Find starting # of moles of acid & base
(2L)(1M) = 2 moles HA
(.5L)(1M)= .5 moles A
Add 8 g NaOH
Convert grams to mole
8g (1mol/40g) = .2 moles NaOH
Find resulting # of moles
2 mol - .2 mol = 1.8 mol HA
.5 mol + .2 mol = .7 mol A
Use Henderson–Hasselbalch equation to find pH. pKa of acetic acid is 4.77
pH = pKa + log (A/HA)
pH = 4.77 + log (.7/1.8)
pH = 4.36
Your answer is 4.36!
To calculate the pH of the resultant solution, we need to determine the concentration of the acetic acid and acetate ions, and then consider the effect of adding solid NaOH. Here's how you can do it step by step:
Step 1: Determine the concentration of acetic acid (CH3COOH) and sodium acetate (CH3COONa) in the solution.
Given:
- 2 L of 1.0 M acetic acid solution
- 0.5 L of 1.0 M sodium acetate solution
The number of moles of acetic acid can be calculated using the formula:
moles of acetic acid = concentration (M) × volume (L)
In this case:
moles of acetic acid = 1.0 M × 2 L = 2 moles
The number of moles of sodium acetate is calculated similarly:
moles of sodium acetate = 1.0 M × 0.5 L = 0.5 moles
Step 2: Determine the excess OH- ions from the reaction of NaOH with acetic acid.
The balanced equation for the reaction of sodium hydroxide (NaOH) with acetic acid is:
CH3COOH + NaOH -> CH3COONa + H2O
From the equation, we know that 1 mole of NaOH reacts with 1 mole of CH3COOH to produce 1 mole of CH3COONa. Therefore, the number of moles of CH3COOH that will react with NaOH is 1 mole.
The number of moles of NaOH is calculated using the formula:
moles of NaOH = mass (g) / molar mass (g/mol)
In this case:
moles of NaOH = 8 g / 40.0 g/mol = 0.2 moles
Since NaOH reacts in a 1:1 ratio with acetic acid, only 0.2 moles of acetic acid will react. The remaining 1.8 moles (2 moles - 0.2 moles) of acetic acid are in excess.

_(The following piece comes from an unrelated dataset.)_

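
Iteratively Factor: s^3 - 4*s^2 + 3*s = (s)*(s^2 - 4*s + 3) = s*(s - 1)*(s - 3)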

Step 3: Determine the concentrations of acetic acid and acetate ions after the reaction.
The concentration of acetic acid after the reaction is calculated using the formula:
concentration (M) = moles / volume (L)
In this case:
concentration of acetic acid = 1.8 moles / 2 L = 0.9 M
Similarly, the concentration of acetate ions (CH3COO-) is calculated as:
concentration of acetate ions = moles of sodium acetate / total volume (L)
In this case:
concentration of acetate ions = 0.5 moles / (2 L + 0.5 L) = 0.5 moles / 2.5 L = 0.2 M
Step 4: Calculate the pH of the solution.
To calculate the pH, we need to consider the dissociation of acetic acid. Acetic acid is a weak acid, meaning it does not fully dissociate in water. It partially dissociates into hydrogen ions (H+) and acetate ions (CH3COO-).
The dissociation equation for acetic acid is:
CH3COOH ⇌ H+ + CH3COO-
The equilibrium constant for acetic acid (Ka) is approximately 1.8 x 10^(-5) at 25°C.
Using the equilibrium expression for Ka:
Ka = [H+][CH3COO-] / [CH3COOH]
We can assume that the [H+] concentration is equal to the concentration of acetic acid, as it is in much greater excess than the acetate ions from sodium acetate.
Substituting the concentrations we found in step 3:
1.8 x 10^(-5) = [H+][0.2 M] / [0.9 M]
Solving for [H+]:
[H+] ≈ 0.004 M
To convert [H+] to pH, we can use the formula:
pH = -log[H+]
pH = -log(0.004)
pH ≈ 2.40
Therefore, the pH of the resultant solution is approximately 2.40.